NEURA Robotics announced on June 10, 2026 a Series C round of up to $1.4 billion to accelerate what it calls its Physical AI platform. The German company lists Tether, Qualcomm Technologies, Amazon, NVIDIA, Bosch, Schaeffler, the European Investment Bank, imec.xpand, Lingotto Horizon and InterAlpen Partners among the backers. The central point is not only the size of the round, which is unusual for a European robotics company. It is what the money is meant to support: serial production of cognitive and humanoid robots, with a target of several million units by 2030.
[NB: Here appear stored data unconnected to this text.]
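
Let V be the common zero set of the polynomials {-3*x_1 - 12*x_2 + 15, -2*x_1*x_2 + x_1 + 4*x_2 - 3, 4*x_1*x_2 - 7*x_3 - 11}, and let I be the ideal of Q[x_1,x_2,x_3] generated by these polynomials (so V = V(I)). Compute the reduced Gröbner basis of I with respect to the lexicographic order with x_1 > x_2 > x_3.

f_1 = -3*x_1 - 12*x_2 + 15, LT = x_1.
f_2 = -2*x_1*x_2 + x_1 + 4*x_2 - 3, LT = x_1*x_2.
f_3 = 4*x_1*x_2 - 7*x_3 - 11, LT = x_1*x_2.

S(f_1,f_2): lcm = x_1*x_2. S = 1/2*x_1 + 4*x_2**2 - 3*x_2 - 3/2.
  leading term x_1: subtract (-1/6)·f_1 from 1/2*x_1 + 4*x_2**2 - 3*x_2 - 3/2 → 4*x_2**2 - 5*x_2 + 1
  leading term x_2**2: no divisor's leading term divides it; move 4*x_2**2 to the remainder.
  leading term x_2: no divisor's leading term divides it; move -5*x_2 to the remainder.
  leading term 1: no divisor's leading term divides it; move 1 to the remainder.
  remainder 4*x_2**2 - 5*x_2 + 1 ≠ 0; add g_4 = 4*x_2**2 - 5*x_2 + 1 to the basis.

S(f_1,f_3): lcm = x_1*x_2. S = 4*x_2**2 - 5*x_2 + 7/4*x_3 + 11/4.
  leading term x_2**2: subtract (1)·g_4 from 4*x_2**2 - 5*x_2 + 7/4*x_3 + 11/4 → 7/4*x_3 + 7/4
  leading term x_3: no divisor's leading term divides it; move 7/4*x_3 to the remainder.
  leading term 1: no divisor's leading term divides it; move 7/4 to the remainder.
  remainder 7/4*x_3 + 7/4 ≠ 0; add g_5 = 7/4*x_3 + 7/4 to the basis.

The other S-polynomials (S(f_2,f_3), S(f_1,g_4), S(f_2,g_4), S(f_3,g_4), S(f_1,g_5), S(f_2,g_5), S(f_3,g_5), S(g_4,g_5)) all reduce to 0 modulo the current basis, so we have a Gröbner basis.
Inter-reduce: drop elements whose leading term is divisible by another's, tail-reduce, and make monic.

G = {x_1 + 4*x_2 - 5, x_2**2 - 5/4*x_2 + 1/4, x_3 + 1}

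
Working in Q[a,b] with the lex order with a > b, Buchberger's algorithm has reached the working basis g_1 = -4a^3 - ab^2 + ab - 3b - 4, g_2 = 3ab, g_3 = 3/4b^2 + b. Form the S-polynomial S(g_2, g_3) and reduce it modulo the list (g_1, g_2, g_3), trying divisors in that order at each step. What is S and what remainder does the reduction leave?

lcm(LM(g_2), LM(g_3)) = ab^2.
S = (lcm/LT(g_2))·g_2 − (lcm/LT(g_3))·g_3 = -4/3ab.
Reduce S modulo (g_1, g_2, g_3) in that order:
  leading term ab: subtract (-4/9)·g_2 from -4/3ab → 0
The remainder is 0, so this S-polynomial contributes no new basis element.

S(g_2, g_3) = -4/3ab; remainder on division = 0.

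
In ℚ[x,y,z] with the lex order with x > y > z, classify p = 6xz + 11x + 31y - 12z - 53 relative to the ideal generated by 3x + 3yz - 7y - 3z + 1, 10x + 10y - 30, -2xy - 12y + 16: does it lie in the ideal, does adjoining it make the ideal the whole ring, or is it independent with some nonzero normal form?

6xz + 11x + 31y - 12z - 53 lies in I (it reduces to 0).

First compute the reduced Gröbner basis of I by Buchberger's algorithm.
f_1 = 3x + 3yz - 7y - 3z + 1, LT = x.
f_2 = 10x + 10y - 30, LT = x.
f_3 = -2xy - 12y + 16, LT = xy.

S(f_1,f_2): lcm = x. S = yz - 10/3y - z + 10/3.
  reduce S modulo (f_1, f_2, f_3):
  remainder yz - 10/3y - z + 10/3 ≠ 0; add h_4 = yz - 10/3y - z + 10/3 to the basis.

S(f_1,f_3): lcm = xy. S = y²z - 7/3y² - yz - 17/3y + 8.
  reduce S modulo (f_1, f_2, f_3, h_4):
  remainder y² - 9y + 8 ≠ 0; add h_5 = y² - 9y + 8 to the basis.

The other S-polynomials (S(f_2,f_3), S(f_1,h_4), S(f_2,h_4), S(f_3,h_4), S(f_1,h_5), S(f_2,h_5), S(f_3,h_5), S(h_4,h_5)) all reduce to 0 modulo the current basis, so we have a Gröbner basis.
Inter-reduce: drop elements whose leading term is divisible by another's, tail-reduce, and make monic.
Reduced Gröbner basis: {x + y - 3, y² - 9y + 8, yz - 10/3y - z + 10/3}.
Label its elements g_1 = x + y - 3, g_2 = y² - 9y + 8, g_3 = yz - 10/3y - z + 10/3.

Reduce p = 6xz + 11x + 31y - 12z - 53 modulo G:
  leading term xz: subtract (6z)·g_1 from 6xz + 11x + 31y - 12z - 53 → 11x - 6yz + 31y + 6z - 53
  leading term x: subtract (11)·g_1 from 11x - 6yz + 31y + 6z - 53 → -6yz + 20y + 6z - 20
  leading term yz: subtract (-6)·g_3 from -6yz + 20y + 6z - 20 → 0
  normal form = 0.
Since the normal form is 0, p ∈ I.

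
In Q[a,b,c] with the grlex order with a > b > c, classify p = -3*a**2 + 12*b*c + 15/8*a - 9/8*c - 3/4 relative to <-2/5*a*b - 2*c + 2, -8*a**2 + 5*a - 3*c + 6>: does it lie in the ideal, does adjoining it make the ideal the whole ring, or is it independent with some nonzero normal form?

First compute the reduced Gröbner basis of I by Buchberger's algorithm.
f_1 = -2/5*a*b - 2*c + 2, LT = a*b.
f_2 = -8*a**2 + 5*a - 3*c + 6, LT = a**2.

S(f_1,f_2): lcm = a**2*b. S = 5/8*a*b + 5*a*c - 3/8*b*c - 5*a + 3/4*b.
  leading term a*b: subtract (-25/16)·f_1 from 5/8*a*b + 5*a*c - 3/8*b*c - 5*a + 3/4*b → 5*a*c - 3/8*b*c - 5*a + 3/4*b - 25/8*c + 25/8
  leading term a*c: no divisor's leading term divides it; move 5*a*c to the remainder.
  leading term b*c: no divisor's leading term divides it; move -3/8*b*c to the remainder.
  leading term a: no divisor's leading term divides it; move -5*a to the remainder.
  leading term b: no divisor's leading term divides it; move 3/4*b to the remainder.
  leading term c: no divisor's leading term divides it; move -25/8*c to the remainder.
  leading term 1: no divisor's leading term divides it; move 25/8 to the remainder.
  remainder 5*a*c - 3/8*b*c - 5*a + 3/4*b - 25/8*c + 25/8 ≠ 0; add h_3 = 5*a*c - 3/8*b*c - 5*a + 3/4*b - 25/8*c + 25/8 to the basis.

S(f_1,h_3): lcm = a*b*c. S = 3/40*b**2*c + a*b - 3/20*b**2 + 5/8*b*c + 5*c**2 - 5/8*b - 5*c.
  leading term b**2*c: no divisor's leading term divides it; move 3/40*b**2*c to the remainder.
  leading term a*b: subtract (-5/2)·f_1 from a*b - 3/20*b**2 + 5/8*b*c + 5*c**2 - 5/8*b - 5*c → -3/20*b**2 + 5/8*b*c + 5*c**2 - 5/8*b - 10*c + 5
  leading term b**2: no divisor's leading term divides it; move -3/20*b**2 to the remainder.
  leading term b*c: no divisor's leading term divides it; move 5/8*b*c to the remainder.
  leading term c**2: no divisor's leading term divides it; move 5*c**2 to the remainder.
  leading term b: no divisor's leading term divides it; move -5/8*b to the remainder.
  leading term c: no divisor's leading term divides it; move -10*c to the remainder.
  leading term 1: no divisor's leading term divides it; move 5 to the remainder.
  remainder 3/40*b**2*c - 3/20*b**2 + 5/8*b*c + 5*c**2 - 5/8*b - 10*c + 5 ≠ 0; add h_4 = 3/40*b**2*c - 3/20*b**2 + 5/8*b*c + 5*c**2 - 5/8*b - 10*c + 5 to the basis.

The other S-polynomials (S(f_2,h_3), S(f_1,h_4), S(f_2,h_4), S(h_3,h_4)) all reduce to 0 modulo the current basis, so we have a Gröbner basis.
Inter-reduce: drop elements whose leading term is divisible by another's, tail-reduce, and make monic.
Reduced Gröbner basis: {b**2*c - 2*b**2 + 25/3*b*c + 200/3*c**2 - 25/3*b - 400/3*c + 200/3, a**2 - 5/8*a + 3/8*c - 3/4, a*b + 5*c - 5, a*c - 3/40*b*c - a + 3/20*b - 5/8*c + 5/8}.
Label its elements g_1 = b**2*c - 2*b**2 + 25/3*b*c + 200/3*c**2 - 25/3*b - 400/3*c + 200/3, g_2 = a**2 - 5/8*a + 3/8*c - 3/4, g_3 = a*b + 5*c - 5, g_4 = a*c - 3/40*b*c - a + 3/20*b - 5/8*c + 5/8.

Reduce p = -3*a**2 + 12*b*c + 15/8*a - 9/8*c - 3/4 modulo G:
  leading term a**2: subtract (-3)·g_2 from -3*a**2 + 12*b*c + 15/8*a - 9/8*c - 3/4 → 12*b*c - 3
  leading term b*c: no divisor's leading term divides it; move 12*b*c to the remainder.
  leading term 1: no divisor's leading term divides it; move -3 to the remainder.
  normal form = 12*b*c - 3.
The normal form is nonzero, so p ∉ I. Since p minus its normal form lies in I, I + (p) = I + (r) where r = 12*b*c - 3; decide whether this ideal is the whole ring.
Run Buchberger on G together with r (pairs among the g_i already reduce to 0 since G is a Gröbner basis):
g_1 = b**2*c - 2*b**2 + 25/3*b*c + 200/3*c**2 - 25/3*b - 400/3*c + 200/3, LT = b**2*c.
g_2 = a**2 - 5/8*a + 3/8*c - 3/4, LT = a**2.
g_3 = a*b + 5*c - 5, LT = a*b.
g_4 = a*c - 3/40*b*c - a + 3/20*b - 5/8*c + 5/8, LT = a*c.
r = 12*b*c - 3, LT = b*c.

S(g_1,r): lcm = b**2*c. S = -2*b**2 + 25/3*b*c + 200/3*c**2 - 97/12*b - 400/3*c + 200/3.
  leading term b**2: no divisor's leading term divides it; move -2*b**2 to the remainder.
  leading term b*c: subtract (25/36)·r from 25/3*b*c + 200/3*c**2 - 97/12*b - 400/3*c + 200/3 → 200/3*c**2 - 97/12*b - 400/3*c + 275/4
  leading term c**2: no divisor's leading term divides it; move 200/3*c**2 to the remainder.
  leading term b: no divisor's leading term divides it; move -97/12*b to the remainder.
  leading term c: no divisor's leading term divides it; move -400/3*c to the remainder.
  leading term 1: no divisor's leading term divides it; move 275/4 to the remainder.
  remainder -2*b**2 + 200/3*c**2 - 97/12*b - 400/3*c + 275/4 ≠ 0; add m_6 = -2*b**2 + 200/3*c**2 - 97/12*b - 400/3*c + 275/4 to the basis.

S(g_3,r): lcm = a*b*c. S = 5*c**2 + 1/4*a - 5*c.
  leading term c**2: no divisor's leading term divides it; move 5*c**2 to the remainder.
  leading term a: no divisor's leading term divides it; move 1/4*a to the remainder.
  leading term c: no divisor's leading term divides it; move -5*c to the remainder.
  remainder 5*c**2 + 1/4*a - 5*c ≠ 0; add m_7 = 5*c**2 + 1/4*a - 5*c to the basis.

The other S-polynomials (S(g_1,g_2), S(g_1,g_3), S(g_1,g_4), S(g_2,g_3), S(g_2,g_4), S(g_2,r), S(g_3,g_4), S(g_4,r), S(g_1,m_6), S(g_2,m_6), S(g_3,m_6), S(g_4,m_6), S(r,m_6), S(g_1,m_7), S(g_2,m_7), S(g_3,m_7), S(g_4,m_7), S(r,m_7), S(m_6,m_7)) all reduce to 0 modulo the current basis, so we have a Gröbner basis.
Inter-reduce: drop elements whose leading term is divisible by another's, tail-reduce, and make monic.
Reduced Gröbner basis: {a**2 - 5/8*a + 3/8*c - 3/4, a*b + 5*c - 5, a*c - a + 3/20*b - 5/8*c + 97/160, b**2 + 5/3*a + 97/24*b + 100/3*c - 275/8, b*c - 1/4, c**2 + 1/20*a - c}.
The reduced Gröbner basis of I + (p) is {a**2 - 5/8*a + 3/8*c - 3/4, a*b + 5*c - 5, a*c - a + 3/20*b - 5/8*c + 97/160, b**2 + 5/3*a + 97/24*b + 100/3*c - 275/8, b*c - 1/4, c**2 + 1/20*a - c} ≠ {1}, a proper ideal, so the enlarged system stays consistent: p is independent of I, with normal form 12*b*c - 3.

-3*a**2 + 12*b*c + 15/8*a - 9/8*c - 3/4 is independent of I; its normal form modulo I is 12*b*c - 3.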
Physical AI, in this context, means artificial intelligence embedded in machines that can sense their surroundings, handle objects and act in places that are not fully structured around them. NEURA uses the word cognitive because its systems combine sensors, edge computing, learning software and human interaction. That claim still needs caution. A flexible robot in a controlled demonstration is not the same thing as a dependable fleet in a factory, warehouse or hospital. But the financing gives industrial scale to a question that is moving beyond research labs: how to train, maintain and deploy robots that are no longer just programmed arms repeating a narrow task.
A second part of the announcement is the planned global rollout of “NEURA Gyms,” described as real-world training environments for cognitive robots. The idea is to create places where machines learn gestures, sequences and interactions under physical conditions, then share those capabilities through the company’s Neuraverse ecosystem. If that approach works, the advantage will not come only from motors, sensors or robot shells. It will come from the number of situations that can be learned once and reused across many machines. The analogy with language models is imperfect but useful: data and practice matter, except that in robotics each mistake can carry a physical cost.
For European robotics, the announcement is a strategic signal. U.S. and Chinese companies often dominate the public conversation around humanoids, from Tesla to Unitree, while Europe has deep strengths in industrial automation, sensors, components and machine safety. NEURA is trying to connect those strengths to a full robotics platform, backed by investors from computing, manufacturing, finance and digital infrastructure. The next test will be practical rather than rhetorical: production pace, reliability in real environments and the ability to deliver specific use cases. Still, the round puts physical robotics squarely inside the AI infrastructure race, not beside it.